I am about one quarter of the way through Walter Isaacson's voluminous biography of Benjamin Franklin. Granted, with an upcoming HBO mini-series of John Adams I probably should have finished David McCullough's book to get his take on Adams but no matter, this one already has me plotting a return to Philadelphia for a round of colonial tour nostalgia.

As it is I am trying to wrap my brain around the fact that with only a third way through his life --even before Franklin was elected to the continental congress --the man already had invented the lightening rod, the Franklin stove, started the first American library, fire department, organized an American militia and helped established what would become the University of Pennsylvania...and the man was just getting started. But hey Ben, would you have accomplished that much if you had television and the internet to distract you? Somehow that makes me feel better.
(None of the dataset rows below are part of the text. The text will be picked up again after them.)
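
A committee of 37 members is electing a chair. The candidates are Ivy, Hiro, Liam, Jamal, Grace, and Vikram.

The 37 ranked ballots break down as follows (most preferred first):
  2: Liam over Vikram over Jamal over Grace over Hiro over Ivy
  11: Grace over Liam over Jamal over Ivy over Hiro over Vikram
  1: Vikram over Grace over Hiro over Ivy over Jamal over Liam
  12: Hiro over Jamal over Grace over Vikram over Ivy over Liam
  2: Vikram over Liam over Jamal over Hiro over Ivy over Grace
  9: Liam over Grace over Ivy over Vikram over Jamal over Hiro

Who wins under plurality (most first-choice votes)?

First-place votes: Ivy 0, Hiro 12, Liam 11, Jamal 0, Grace 11, Vikram 3.

Hiro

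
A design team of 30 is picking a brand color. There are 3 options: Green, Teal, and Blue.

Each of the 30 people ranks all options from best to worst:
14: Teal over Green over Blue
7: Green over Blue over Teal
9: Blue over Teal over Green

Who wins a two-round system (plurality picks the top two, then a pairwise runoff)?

Round 1 first-place votes: Green 7, Teal 14, Blue 9. Teal and Blue advance.
Runoff: Teal is ranked above Blue on 14 ballots, Blue above Teal on 16.

Blue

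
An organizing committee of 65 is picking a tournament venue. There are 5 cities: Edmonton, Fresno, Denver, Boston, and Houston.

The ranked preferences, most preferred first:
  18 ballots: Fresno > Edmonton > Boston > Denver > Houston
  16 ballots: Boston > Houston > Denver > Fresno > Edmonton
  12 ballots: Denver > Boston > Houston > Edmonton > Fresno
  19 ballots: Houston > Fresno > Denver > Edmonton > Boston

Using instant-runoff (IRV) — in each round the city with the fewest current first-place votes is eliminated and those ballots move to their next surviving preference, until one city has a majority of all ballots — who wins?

Round 1: Edmonton 0, Fresno 18, Denver 12, Boston 16, Houston 19. Edmonton eliminated.
Round 2: Fresno 18, Denver 12, Boston 16, Houston 19. Denver eliminated.
Round 3: Fresno 18, Boston 28, Houston 19. Fresno eliminated.
Round 4: Boston 46, Houston 19. Boston has a majority (≥33).

Boston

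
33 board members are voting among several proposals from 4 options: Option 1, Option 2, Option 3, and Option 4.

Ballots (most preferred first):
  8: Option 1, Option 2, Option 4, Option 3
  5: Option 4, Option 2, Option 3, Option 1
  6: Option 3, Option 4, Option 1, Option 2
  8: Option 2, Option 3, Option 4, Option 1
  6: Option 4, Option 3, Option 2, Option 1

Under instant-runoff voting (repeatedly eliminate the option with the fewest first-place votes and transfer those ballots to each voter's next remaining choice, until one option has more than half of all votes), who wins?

Round 1: Option 1 8, Option 2 8, Option 3 6, Option 4 11. Option 3 eliminated.
Round 2: Option 1 8, Option 2 8, Option 4 17. Option 4 has a majority (≥17).

Option 4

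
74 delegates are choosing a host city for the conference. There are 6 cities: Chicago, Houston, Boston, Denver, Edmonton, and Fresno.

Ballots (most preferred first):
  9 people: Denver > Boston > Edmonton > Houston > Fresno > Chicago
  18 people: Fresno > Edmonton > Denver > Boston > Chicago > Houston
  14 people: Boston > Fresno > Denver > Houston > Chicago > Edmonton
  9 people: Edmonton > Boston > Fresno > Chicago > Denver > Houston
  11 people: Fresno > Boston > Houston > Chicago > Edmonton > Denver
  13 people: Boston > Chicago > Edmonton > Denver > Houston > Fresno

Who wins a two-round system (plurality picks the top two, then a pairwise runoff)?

Round 1 first-place votes: Chicago 0, Houston 0, Boston 27, Denver 9, Edmonton 9, Fresno 29. Fresno and Boston advance.
Runoff: Fresno is ranked above Boston on 29 ballots, Boston above Fresno on 45.

Boston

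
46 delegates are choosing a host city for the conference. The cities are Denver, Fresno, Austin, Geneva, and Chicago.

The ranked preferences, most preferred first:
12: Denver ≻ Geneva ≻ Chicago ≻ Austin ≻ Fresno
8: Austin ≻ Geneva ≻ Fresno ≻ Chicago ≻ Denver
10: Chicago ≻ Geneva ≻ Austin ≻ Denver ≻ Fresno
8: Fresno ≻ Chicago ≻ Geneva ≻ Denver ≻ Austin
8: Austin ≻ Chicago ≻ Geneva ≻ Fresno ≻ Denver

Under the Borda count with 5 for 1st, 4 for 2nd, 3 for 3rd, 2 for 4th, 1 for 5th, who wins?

Denver: 12×5 + 8×1 + 10×2 + 8×2 + 8×1 = 112
Fresno: 12×1 + 8×3 + 10×1 + 8×5 + 8×2 = 102
Austin: 12×2 + 8×5 + 10×3 + 8×1 + 8×5 = 142
Geneva: 12×4 + 8×4 + 10×4 + 8×3 + 8×3 = 168
Chicago: 12×3 + 8×2 + 10×5 + 8×4 + 8×4 = 166

Geneva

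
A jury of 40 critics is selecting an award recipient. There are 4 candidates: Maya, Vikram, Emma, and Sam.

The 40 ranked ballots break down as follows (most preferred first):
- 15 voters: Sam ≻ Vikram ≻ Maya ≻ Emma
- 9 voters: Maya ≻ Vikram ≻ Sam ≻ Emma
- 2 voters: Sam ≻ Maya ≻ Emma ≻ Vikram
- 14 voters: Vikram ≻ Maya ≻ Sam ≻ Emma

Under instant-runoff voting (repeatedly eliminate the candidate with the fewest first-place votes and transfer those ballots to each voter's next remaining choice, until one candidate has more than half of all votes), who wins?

Vikram

Round 1: Maya 9, Vikram 14, Emma 0, Sam 17. Emma eliminated.
Round 2: Maya 9, Vikram 14, Sam 17. Maya eliminated.
Round 3: Vikram 23, Sam 17. Vikram has a majority (≥21).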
It is quite fascinating though, living then as he did at the beginning of the age of reason and before the later transcendentalist movement. He was one of those born at the right time and place. He was a believer in the separation of morality and virtue from religion. He was a perfect product of his time, a rationalist able to move easily between the heavy doctrine and rigidity of the puritan doctrine to become a man of civic mindedness and practicality. What little we learn from school textbooks, that later becomes forgotten is how their reality overwhelmingly shaped ours. His profound influence on the American society, modern thinking and world invention belies his amazingly humble beginnings. A figure who truly lived his saying of "God, helps those who help themselves".